In 1993, Crain was represented by another p.r. operative named Marcia McDowell — aka B.J. Wolf. She was a relentless steamroller in her promotion of the book she wrote with Crain, modestly titled Eagles Disobey. The book was a ridiculous rehash about structures on Mars. Crain focused on borrowed photos of Martian dirt clods and proclaimed them to be the remnants of extravagant alien skyscrapers.
He’s supposed to be a serious scientist, but the book is called Eagles Disobey? So let me guess — who’s the eagle? Ah, now I see. Crain is the eagle. And he dares to disobey. What courage. During his marital period, I received a handwritten (but obviously dictated) biography of the internationally known science juggernaut. It was signed by his loving wife Debbie. She sent me another letter on paper that prominently featured the very same amateurish snip-and-clip military insignia that graced several letters sent by supposedly anonymous sources.
Gee, do you think it really was Danny himself who sent all those random letters? Maybe he was trying to get the story out before something bad happened to him. Maybe all of the ridiculous lies and phony claims he made earlier were meant to throw me off the track, as his defenders now suggest. Or maybe they were just… lies. What seems believable to you?
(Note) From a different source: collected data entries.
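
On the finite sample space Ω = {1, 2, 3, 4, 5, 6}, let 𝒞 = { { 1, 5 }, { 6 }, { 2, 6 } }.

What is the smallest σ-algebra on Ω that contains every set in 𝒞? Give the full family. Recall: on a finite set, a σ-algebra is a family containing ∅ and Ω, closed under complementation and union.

Start: 𝒞 ∪ {∅, Ω} = { {  }, { 6 }, { 1, 5 }, { 2, 6 }, Ω }.
Step 1 (5 new):
  { 1, 5, 6 }  = { 1, 5 } ∪ { 6 }
  { 1, 2, 5, 6 }  = { 1, 5 } ∪ { 2, 6 }
  { 1, 3, 4, 5 }  = ᶜ of { 2, 6 }
  { 2, 3, 4, 6 }  = ᶜ of { 1, 5 }
  { 1, 2, 3, 4, 5 }  = ᶜ of { 6 }
  |family| = 10
Step 2 (3 new):
  { 3, 4 }  = ᶜ of { 1, 2, 5, 6 }
  { 2, 3, 4 }  = ᶜ of { 1, 5, 6 }
  { 1, 3, 4, 5, 6 }  = { 6 } ∪ { 1, 3, 4, 5 }
  |family| = 13
Step 3 adds 2:
  { 2 }  = ᶜ of { 1, 3, 4, 5, 6 }
  { 3, 4, 6 }  = { 3, 4 } ∪ { 6 }
  |family| = 15
Step 4 (1 new):
  { 1, 2, 5 }  = ᶜ of { 3, 4, 6 }
  |family| = 16
Step 5 adds nothing — fixpoint reached.

σ(𝒞) = { {  }, { 2 }, { 6 }, { 1, 5 }, { 2, 6 }, { 3, 4 }, { 1, 2, 5 }, { 1, 5, 6 }, { 2, 3, 4 }, { 3, 4, 6 }, { 1, 2, 5, 6 }, { 1, 3, 4, 5 }, { 2, 3, 4, 6 }, { 1, 2, 3, 4, 5 }, { 1, 3, 4, 5, 6 }, Ω }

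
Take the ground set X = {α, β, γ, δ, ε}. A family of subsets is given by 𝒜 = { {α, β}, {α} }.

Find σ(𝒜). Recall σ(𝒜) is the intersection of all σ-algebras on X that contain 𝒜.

Start: 𝒜 ∪ {∅, X} = { {}, {α}, {α, β}, X }.
Round 1 adds 2:
  {γ, δ, ε}  = complement {α, β}
  {β, γ, δ, ε}  = complement {α}
Round 2: +1 →
  {α, γ, δ, ε}  = {γ, δ, ε} ∪ {α}
Round 3: +1 →
  {β}  = complement {α, γ, δ, ε}
Round 4: stable.

|σ(𝒜)| = 8.  σ(𝒜) = { {}, {α}, {β}, {α, β}, {γ, δ, ε}, {α, γ, δ, ε}, {β, γ, δ, ε}, X }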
The evil secret government has been trying to silence Danny the Eagle since the very beginning. They’ve beaten him, his parents were told, drugged him, wiped out his identity and memory, tried to discredit his credentials (except for the hotel security guard gig), and marked him for death. Oh, that’s right — he was dead for a while. What sad news that was. It was tough to choke back the tears. When I expressed my doubts about his unfortunate and mysterious demise, I was chided for my skepticism. And then… Lo and behold — he arose from the dead, Christ-like, and quickly found new converts to his ever-expanding knowledge of the universal truth. He now says he has witnessed the birth of humanity, knows the reason we are here, and is the one human who might save both us and the aliens. (J-Rod told him the aliens are facing genetic calamities. Boy, that’s a new one.)
My guess is that if the secret government really wanted to silence Dan Crain, or Dan Burisch, or Snoop Danny Dan — if that’s what he wants to call himself this week — they might have been able to do it. They could have bumped him off as he bravely patrolled the perilous corridor between the dollar slots and the Sahara buffet. They might have dispatched hired killers to pose as misdemeanor potheads while he toiled behind his desk at the parole office. Or maybe a femme fatale pretending to be a bleach saleswoman could have nailed him during his groundbreaking cancer-cure period at UNLV.
If he wanted to avoid the government assassins from Area 51, his recent, well-publicized appearance at the Little A‘Le’Inn — just down the road from the secret base — was a stroke of genius. They would never look for him there.
If any readers want to believe Dan Crain’s ridiculous fantasies, then go for it. I am not one to criticize someone else’s religious beliefs. Despite the tone and content of this article, I am reasonably certain that Danny will be delighted by the attention. He knows that a small portion of the UFO devout (especially those who miss the scriptures of Bill Cooper) will slavishly hang on his every word and disregard any contrary information. Books, movies, speaking engagements will follow. It took 14 years of total baloney — but at last, this biologist–psychologist–astronomer–security guard has finally arrived.